My question is when schema of the avro_data evolves and new fields get added, how can I keep schema of the target_table in sync by adding equivalent columns in the target table?

Is there anything out of the box in snowflake to achieve this or if someone has created any code to do something similar?

1

1 Answers

0
votes

Here's something to get you started. It shows how to take a variant column and parse out the internal columns. This uses a table in the Snowflake sample data database, which is not always the same. You can to adjust the table name and column name.

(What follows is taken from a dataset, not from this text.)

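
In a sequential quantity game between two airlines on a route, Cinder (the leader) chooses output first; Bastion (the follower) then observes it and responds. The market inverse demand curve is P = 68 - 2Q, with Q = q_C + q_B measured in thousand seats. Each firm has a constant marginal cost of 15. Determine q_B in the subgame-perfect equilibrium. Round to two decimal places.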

SELECT DISTINCT regexp_replace(regexp_replace(f.path,'\\\\[(.+)\\\\]'),'(\\\\w+)','\"\\\\1\"')                      AS path_name,       -- This generates paths with levels enclosed by double quotes (ex: "path"."to"."element").  It also strips any bracket-enclosed array element references (like "[0]")
                DECODE (substr(typeof(f.value),1,1),'A','ARRAY','B','BOOLEAN','I','FLOAT','D','FLOAT','STRING')     AS attribute_type,  -- This generates column datatypes of ARRAY, BOOLEAN, FLOAT, and STRING only
                REGEXP_REPLACE(REGEXP_REPLACE(f.path, '\\\\[(.+)\\\\]'),'[^a-zA-Z0-9]','_')                         AS alias_name       -- This generates column aliases based on the path
FROM
        "SNOWFLAKE_SAMPLE_DATA"."TPCH_SF1"."JCUSTOMER",
        LATERAL FLATTEN("CUSTOMER", RECURSIVE=>true) f
WHERE   TYPEOF(f.value) != 'OBJECT'
        AND NOT contains(f.path, '[');

This is a snippet of code modified from here: https://community.snowflake.com/s/article/Automating-Snowflake-Semi-Structured-JSON-Data-Handling. The blog author attributes credit to a colleague for this section of code.

While the current incarnation of the stored procedure will create a view from the internal columns in a variant, an alternate version could create and/or alter a table to keep it in sync with changes.